Illinois Governor Otto Kerner Jr. served as chair, with New York Mayor John Lindsay co-chairing. Edward Brooke, the first African-American elected to the United States Senate, Fred R. Harris, senator of Oklahoma, and Roy Wilkins, executive director of the NAACP, were among the 11 commission members.
Harris, the only surviving member of the Commission, will be at the University of Illinois at Chicago on March 1 to lead a panel discussion about the report’s findings at an event being sponsored by the Great Cities Institute.
Harris is co-editor of “Healing Our Divided Society,” a 50th anniversary update of the 1968 Kerner Report.
“African-American and Hispanic inequality is growing worse again,” Harris told me in a telephone interview.
“Cities are re-segregating. Schools are re-segregating and condemning African-American and Hispanic kids to inferior schools and an almost impossibility to get out of poverty,” he said.
The frustration among black youths over the lack of economic opportunities and mistreatment at the hands of police is as palpable today as it was in 1968.
Frankly, the cause of the riots should not have been such a mystery.
African-Americans who had fled the unjust and harsh treatment in the South found themselves stuck in racial ghettos in northern cities. Worst yet, although these African-Americans were willing to work hard to achieve their goals, they found that the cards were stacked against them.
For instance, the Kerner Report came out a year after I graduated from Dunbar Vocational High School, fully trained to work as a secretary.
But even with the help of my father’s employer — a Jewish man with a network of business associates — the only job I could land was in a mailroom.
The frustration of black youths in cities like Chicago and Detroit erupted into violence that spread like wildfire.
After seven months of “investigating,” the Kerner Commission released its findings on Feb. 29, 1968.
“Our nation is moving toward two societies, one black, one white — separate and unequal,” the Commission wrote in its summary.
It was an accurate prediction.
“Segregation and poverty have created in the racial ghetto a destructive environment totally unknown to most white Americans,” the Commission said.
“What white Americans have never fully understood but what the Negro can never forget — is that white society is deeply implicated in the ghetto. White institutions created it, white institutions maintain it, and white society condones it,” the Commission concluded.
The Kerner Report should have been a blueprint for developing a more egalitarian society.
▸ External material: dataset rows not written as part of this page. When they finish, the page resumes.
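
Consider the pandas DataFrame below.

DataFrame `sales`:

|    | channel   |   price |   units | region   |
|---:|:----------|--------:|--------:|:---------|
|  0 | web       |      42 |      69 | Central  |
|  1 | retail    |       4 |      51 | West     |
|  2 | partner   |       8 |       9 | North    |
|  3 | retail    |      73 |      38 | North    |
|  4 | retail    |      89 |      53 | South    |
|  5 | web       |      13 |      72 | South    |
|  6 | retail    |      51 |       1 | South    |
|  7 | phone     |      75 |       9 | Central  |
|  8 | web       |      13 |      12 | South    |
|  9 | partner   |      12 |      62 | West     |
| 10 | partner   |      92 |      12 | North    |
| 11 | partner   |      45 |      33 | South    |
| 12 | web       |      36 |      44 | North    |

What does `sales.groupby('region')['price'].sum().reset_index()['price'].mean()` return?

group by region, sum of price:
region
Central    117
North      209
South      211
West        16
Name: price, dtype: int64
reset_index():
    region  price
0  Central    117
1    North    209
2    South    211
3     West     16

138.25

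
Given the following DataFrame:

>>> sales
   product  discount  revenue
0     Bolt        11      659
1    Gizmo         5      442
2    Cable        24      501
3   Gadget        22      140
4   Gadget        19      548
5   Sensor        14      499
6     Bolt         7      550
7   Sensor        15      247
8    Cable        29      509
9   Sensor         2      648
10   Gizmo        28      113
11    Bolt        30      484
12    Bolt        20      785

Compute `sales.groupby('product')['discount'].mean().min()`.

group by product, mean of discount:
product
Bolt      17.000000
Cable     26.500000
Gadget    20.500000
Gizmo     16.500000
Sensor    10.333333
Name: discount, dtype: float64
Taking the min of the resulting series gives 10.3333333333.

10.3333333333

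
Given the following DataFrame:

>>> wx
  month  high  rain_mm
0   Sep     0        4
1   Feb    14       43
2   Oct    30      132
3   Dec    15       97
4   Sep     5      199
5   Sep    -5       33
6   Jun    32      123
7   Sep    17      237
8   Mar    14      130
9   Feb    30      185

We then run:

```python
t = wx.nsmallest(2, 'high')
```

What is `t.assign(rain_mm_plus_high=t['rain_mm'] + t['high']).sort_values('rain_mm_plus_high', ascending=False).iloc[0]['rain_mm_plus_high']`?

take 2 rows with smallest high:
  month  high  rain_mm
5   Sep    -5       33
0   Sep     0        4
add column rain_mm_plus_high = t['rain_mm'] + t['high']:
  month  high  rain_mm  rain_mm_plus_high
5   Sep    -5       33                 28
0   Sep     0        4                  4
sort by rain_mm_plus_high descending:
  month  high  rain_mm  rain_mm_plus_high
5   Sep    -5       33                 28
0   Sep     0        4                  4
The value at position 0, column 'rain_mm_plus_high' is 28.

28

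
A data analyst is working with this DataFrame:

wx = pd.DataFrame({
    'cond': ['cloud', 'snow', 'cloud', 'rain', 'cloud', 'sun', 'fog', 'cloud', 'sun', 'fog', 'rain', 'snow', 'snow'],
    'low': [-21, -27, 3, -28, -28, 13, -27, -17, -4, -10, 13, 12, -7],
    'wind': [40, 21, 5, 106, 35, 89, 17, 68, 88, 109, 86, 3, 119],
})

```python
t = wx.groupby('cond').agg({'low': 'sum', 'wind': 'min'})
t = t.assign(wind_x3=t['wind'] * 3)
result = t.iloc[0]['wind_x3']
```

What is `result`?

group by cond: sum(low), min(wind):
       low  wind
cond            
cloud  -63     5
fog    -37    17
rain   -15    86
snow   -22     3
sun      9    88
add column wind_x3 = t['wind'] * 3:
       low  wind  wind_x3
cond                     
cloud  -63     5       15
fog    -37    17       51
rain   -15    86      258
snow   -22     3        9
sun      9    88      264
The value at position 0, column 'wind_x3' is 15.

15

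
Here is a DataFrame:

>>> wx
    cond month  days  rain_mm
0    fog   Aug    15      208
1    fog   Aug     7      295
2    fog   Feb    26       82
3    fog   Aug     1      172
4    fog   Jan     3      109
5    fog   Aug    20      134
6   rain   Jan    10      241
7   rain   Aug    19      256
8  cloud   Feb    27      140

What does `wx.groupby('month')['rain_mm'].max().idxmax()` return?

Aug

group by month, max of rain_mm:
month
Aug    295
Feb    140
Jan    241
Name: rain_mm, dtype: int64
So idxmax() = Aug.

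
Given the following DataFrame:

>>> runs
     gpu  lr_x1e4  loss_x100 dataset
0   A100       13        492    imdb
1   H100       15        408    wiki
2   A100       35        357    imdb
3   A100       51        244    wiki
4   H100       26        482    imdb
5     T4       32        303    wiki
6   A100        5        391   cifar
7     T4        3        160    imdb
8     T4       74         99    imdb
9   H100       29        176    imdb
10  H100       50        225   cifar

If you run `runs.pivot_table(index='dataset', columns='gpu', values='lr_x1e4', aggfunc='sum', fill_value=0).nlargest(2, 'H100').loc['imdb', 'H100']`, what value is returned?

pivot: rows=dataset, cols=gpu, sum(lr_x1e4):
gpu      A100  H100  T4
dataset                
cifar       5    50   0
imdb       48    55  77
wiki       51    15  32
take 2 rows with largest H100:
gpu      A100  H100  T4
dataset                
imdb       48    55  77
cifar       5    50   0
Hence 55.

55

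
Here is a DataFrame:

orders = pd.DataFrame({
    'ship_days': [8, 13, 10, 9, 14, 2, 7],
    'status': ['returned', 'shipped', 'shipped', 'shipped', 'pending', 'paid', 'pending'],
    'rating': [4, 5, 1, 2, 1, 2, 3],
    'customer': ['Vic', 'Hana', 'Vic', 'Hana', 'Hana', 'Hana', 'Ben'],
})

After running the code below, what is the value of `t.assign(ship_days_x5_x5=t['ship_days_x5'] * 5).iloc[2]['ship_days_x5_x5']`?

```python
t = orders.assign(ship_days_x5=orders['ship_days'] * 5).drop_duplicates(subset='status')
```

350

add column ship_days_x5 = orders['ship_days'] * 5:
   ship_days    status  rating customer  ship_days_x5
0          8  returned       4      Vic            40
1         13   shipped       5     Hana            65
2         10   shipped       1      Vic            50
3          9   shipped       2     Hana            45
4         14   pending       1     Hana            70
5          2      paid       2     Hana            10
6          7   pending       3      Ben            35
drop duplicate status (keep=first):
   ship_days    status  rating customer  ship_days_x5
0          8  returned       4      Vic            40
1         13   shipped       5     Hana            65
4         14   pending       1     Hana            70
5          2      paid       2     Hana            10
add column ship_days_x5_x5 = t['ship_days_x5'] * 5:
   ship_days    status  rating customer  ship_days_x5  ship_days_x5_x5
0          8  returned       4      Vic            40              200
1         13   shipped       5     Hana            65              325
4         14   pending       1     Hana            70              350
5          2      paid       2     Hana            10               50
Hence 350.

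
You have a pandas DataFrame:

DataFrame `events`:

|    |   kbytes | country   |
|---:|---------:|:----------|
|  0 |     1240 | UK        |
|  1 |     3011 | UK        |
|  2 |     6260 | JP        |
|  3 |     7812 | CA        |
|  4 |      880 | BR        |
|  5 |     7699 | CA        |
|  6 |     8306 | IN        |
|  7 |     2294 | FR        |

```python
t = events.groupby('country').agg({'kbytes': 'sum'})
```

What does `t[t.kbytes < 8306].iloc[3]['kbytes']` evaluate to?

group by country, sum of kbytes:
         kbytes
country        
BR          880
CA        15511
FR         2294
IN         8306
JP         6260
UK         4251
filter rows where kbytes < 8306:
         kbytes
country        
BR          880
FR         2294
JP         6260
UK         4251
Reading off the value at position 3, column 'kbytes', we get 4251.

4251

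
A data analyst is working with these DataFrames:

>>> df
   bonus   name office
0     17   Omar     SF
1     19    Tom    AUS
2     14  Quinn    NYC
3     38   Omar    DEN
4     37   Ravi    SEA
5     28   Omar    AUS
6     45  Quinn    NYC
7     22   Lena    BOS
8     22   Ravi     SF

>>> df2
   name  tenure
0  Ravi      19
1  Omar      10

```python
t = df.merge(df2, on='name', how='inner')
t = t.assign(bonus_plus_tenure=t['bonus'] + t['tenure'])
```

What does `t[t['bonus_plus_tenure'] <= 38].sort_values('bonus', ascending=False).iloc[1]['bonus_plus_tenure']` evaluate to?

merge on 'name' (how='inner') → 5 rows:
   bonus  name office  tenure
0     17  Omar     SF      10
1     38  Omar    DEN      10
2     37  Ravi    SEA      19
3     28  Omar    AUS      10
4     22  Ravi     SF      19
add column bonus_plus_tenure = t['bonus'] + t['tenure']:
   bonus  name office  tenure  bonus_plus_tenure
0     17  Omar     SF      10                 27
1     38  Omar    DEN      10                 48
2     37  Ravi    SEA      19                 56
3     28  Omar    AUS      10                 38
4     22  Ravi     SF      19                 41
filter rows where bonus_plus_tenure <= 38:
   bonus  name office  tenure  bonus_plus_tenure
0     17  Omar     SF      10                 27
3     28  Omar    AUS      10                 38
sort by bonus descending:
   bonus  name office  tenure  bonus_plus_tenure
3     28  Omar    AUS      10                 38
0     17  Omar     SF      10                 27
The value at position 1, column 'bonus_plus_tenure' is 27.

27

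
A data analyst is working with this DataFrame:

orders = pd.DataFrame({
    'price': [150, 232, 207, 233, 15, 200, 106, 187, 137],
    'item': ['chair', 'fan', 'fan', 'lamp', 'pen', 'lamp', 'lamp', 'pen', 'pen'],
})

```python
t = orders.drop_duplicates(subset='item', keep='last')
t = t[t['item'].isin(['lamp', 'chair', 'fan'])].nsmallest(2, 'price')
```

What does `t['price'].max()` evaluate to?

150

drop duplicate item (keep=last):
   price   item
0    150  chair
2    207    fan
6    106   lamp
8    137    pen
filter rows where item in ['lamp', 'chair', 'fan']:
   price   item
0    150  chair
2    207    fan
6    106   lamp
take 2 rows with smallest price:
   price   item
6    106   lamp
0    150  chair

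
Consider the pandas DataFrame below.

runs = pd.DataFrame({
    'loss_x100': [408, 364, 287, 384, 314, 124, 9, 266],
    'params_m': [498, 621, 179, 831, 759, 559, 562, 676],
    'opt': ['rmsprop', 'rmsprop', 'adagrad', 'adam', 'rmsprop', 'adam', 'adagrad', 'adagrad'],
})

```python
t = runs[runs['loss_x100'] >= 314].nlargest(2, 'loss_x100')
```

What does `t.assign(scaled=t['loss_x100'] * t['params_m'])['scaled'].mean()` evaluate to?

261144.0

filter rows where loss_x100 >= 314:
   loss_x100  params_m      opt
0        408       498  rmsprop
1        364       621  rmsprop
3        384       831     adam
4        314       759  rmsprop
take 2 rows with largest loss_x100:
   loss_x100  params_m      opt
0        408       498  rmsprop
3        384       831     adam
add column scaled = t['loss_x100'] * t['params_m']:
   loss_x100  params_m      opt  scaled
0        408       498  rmsprop  203184
3        384       831     adam  319104
So mean() = 261144.0.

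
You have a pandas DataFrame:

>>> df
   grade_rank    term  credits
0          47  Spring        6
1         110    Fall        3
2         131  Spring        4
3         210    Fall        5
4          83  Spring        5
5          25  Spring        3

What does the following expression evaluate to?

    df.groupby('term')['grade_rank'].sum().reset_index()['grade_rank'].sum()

606

group by term, sum of grade_rank:
term
Fall      320
Spring    286
Name: grade_rank, dtype: int64
reset_index():
     term  grade_rank
0    Fall         320
1  Spring         286
sum of column 'grade_rank' → 606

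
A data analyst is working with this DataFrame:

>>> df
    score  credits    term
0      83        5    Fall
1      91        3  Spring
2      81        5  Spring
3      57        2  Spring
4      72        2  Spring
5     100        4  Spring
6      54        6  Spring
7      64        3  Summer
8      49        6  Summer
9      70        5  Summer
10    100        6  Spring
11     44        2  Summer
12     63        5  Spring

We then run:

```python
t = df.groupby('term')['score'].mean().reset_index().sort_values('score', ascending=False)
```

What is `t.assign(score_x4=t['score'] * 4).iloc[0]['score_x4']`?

332.0

group by term, mean of score:
term
Fall      83.00
Spring    77.25
Summer    56.75
Name: score, dtype: float64
reset_index():
     term  score
0    Fall  83.00
1  Spring  77.25
2  Summer  56.75
sort by score descending:
     term  score
0    Fall  83.00
1  Spring  77.25
2  Summer  56.75
add column score_x4 = t['score'] * 4:
     term  score  score_x4
0    Fall  83.00     332.0
1  Spring  77.25     309.0
2  Summer  56.75     227.0
Taking the value at position 0, column 'score_x4' gives 332.0.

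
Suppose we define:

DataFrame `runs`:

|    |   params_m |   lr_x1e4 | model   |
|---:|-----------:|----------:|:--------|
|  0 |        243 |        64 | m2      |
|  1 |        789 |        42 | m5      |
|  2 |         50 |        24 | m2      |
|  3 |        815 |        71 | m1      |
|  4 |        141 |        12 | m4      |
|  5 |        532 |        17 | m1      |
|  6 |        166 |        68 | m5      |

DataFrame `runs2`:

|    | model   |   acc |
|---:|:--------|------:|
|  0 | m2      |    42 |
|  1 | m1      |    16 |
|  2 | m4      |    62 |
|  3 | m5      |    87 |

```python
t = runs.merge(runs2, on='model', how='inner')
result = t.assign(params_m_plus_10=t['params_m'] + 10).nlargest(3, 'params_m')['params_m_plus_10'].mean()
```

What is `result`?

merge on 'model' (how='inner') → 7 rows:
   params_m  lr_x1e4 model  acc
0       243       64    m2   42
1       789       42    m5   87
2        50       24    m2   42
3       815       71    m1   16
4       141       12    m4   62
5       532       17    m1   16
6       166       68    m5   87
add column params_m_plus_10 = t['params_m'] + 10:
   params_m  lr_x1e4 model  acc  params_m_plus_10
0       243       64    m2   42               253
1       789       42    m5   87               799
2        50       24    m2   42                60
3       815       71    m1   16               825
4       141       12    m4   62               151
5       532       17    m1   16               542
6       166       68    m5   87               176
take 3 rows with largest params_m:
   params_m  lr_x1e4 model  acc  params_m_plus_10
3       815       71    m1   16               825
1       789       42    m5   87               799
5       532       17    m1   16               542

722.0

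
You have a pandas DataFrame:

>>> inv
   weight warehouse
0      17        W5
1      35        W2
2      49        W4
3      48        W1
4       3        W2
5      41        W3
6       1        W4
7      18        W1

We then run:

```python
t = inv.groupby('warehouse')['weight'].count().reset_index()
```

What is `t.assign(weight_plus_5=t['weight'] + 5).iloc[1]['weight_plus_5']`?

group by warehouse, count of weight:
warehouse
W1    2
W2    2
W3    1
W4    2
W5    1
Name: weight, dtype: int64
reset_index():
  warehouse  weight
0        W1       2
1        W2       2
2        W3       1
3        W4       2
4        W5       1
add column weight_plus_5 = t['weight'] + 5:
  warehouse  weight  weight_plus_5
0        W1       2              7
1        W2       2              7
2        W3       1              6
3        W4       2              7
4        W5       1              6

7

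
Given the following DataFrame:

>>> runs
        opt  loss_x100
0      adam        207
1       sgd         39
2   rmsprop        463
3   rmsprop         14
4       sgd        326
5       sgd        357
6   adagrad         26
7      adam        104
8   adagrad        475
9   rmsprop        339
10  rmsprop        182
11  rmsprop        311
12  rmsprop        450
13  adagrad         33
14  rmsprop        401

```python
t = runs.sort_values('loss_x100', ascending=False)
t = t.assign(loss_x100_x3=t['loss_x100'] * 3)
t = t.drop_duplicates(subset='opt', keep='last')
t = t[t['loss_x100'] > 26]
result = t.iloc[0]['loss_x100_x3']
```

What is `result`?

312

sort by loss_x100 descending:
        opt  loss_x100
8   adagrad        475
2   rmsprop        463
12  rmsprop        450
14  rmsprop        401
5       sgd        357
9   rmsprop        339
4       sgd        326
11  rmsprop        311
0      adam        207
10  rmsprop        182
7      adam        104
1       sgd         39
13  adagrad         33
6   adagrad         26
3   rmsprop         14
add column loss_x100_x3 = t['loss_x100'] * 3:
        opt  loss_x100  loss_x100_x3
8   adagrad        475          1425
2   rmsprop        463          1389
12  rmsprop        450          1350
14  rmsprop        401          1203
5       sgd        357          1071
9   rmsprop        339          1017
4       sgd        326           978
11  rmsprop        311           933
0      adam        207           621
10  rmsprop        182           546
7      adam        104           312
1       sgd         39           117
13  adagrad         33            99
6   adagrad         26            78
3   rmsprop         14            42
drop duplicate opt (keep=last):
       opt  loss_x100  loss_x100_x3
7     adam        104           312
1      sgd         39           117
6  adagrad         26            78
3  rmsprop         14            42
filter rows where loss_x100 > 26:
    opt  loss_x100  loss_x100_x3
7  adam        104           312
1   sgd         39           117
So iloc[0]['loss_x100_x3'] = 312.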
Instead, inaction has made the document little more than a political gesture.
“We made progress on virtually every aspect of race and poverty after the Kerner Report for about a decade,” Harris said.
“Then we had automation and globalization and disappearing jobs. Conservatives cut taxes for rich people and cut programs that were for the benefit of middle-class, working-class and poor people and that’s what got us into this terrible mess,” he said.
There are millions more people in poverty today than there were 50 years ago, Harris pointed out.
“Poor people today are in deep poverty with virtually no way to get out of it. Inequality of income wealth has greatly increased. And all of these things are bad for the rest of us in this country. Doing something about them would be good for everybody,” he said.
What is most troubling, is that the top five deeply held grievances in cities impacted by the riots 50 years ago are likely the top five grievances today.
They are: (1) Police practices, (2) unemployment and underemployment, (3) inadequate housing, (4) inadequate education, and (5) poor recreation facilities and programs.
“Disrespectful white attitudes” and “discriminatory administration of justice,” ranked 7th and 8th respectively.
Obviously, the Kerner Commission Report wasn’t taken as seriously as it should have been.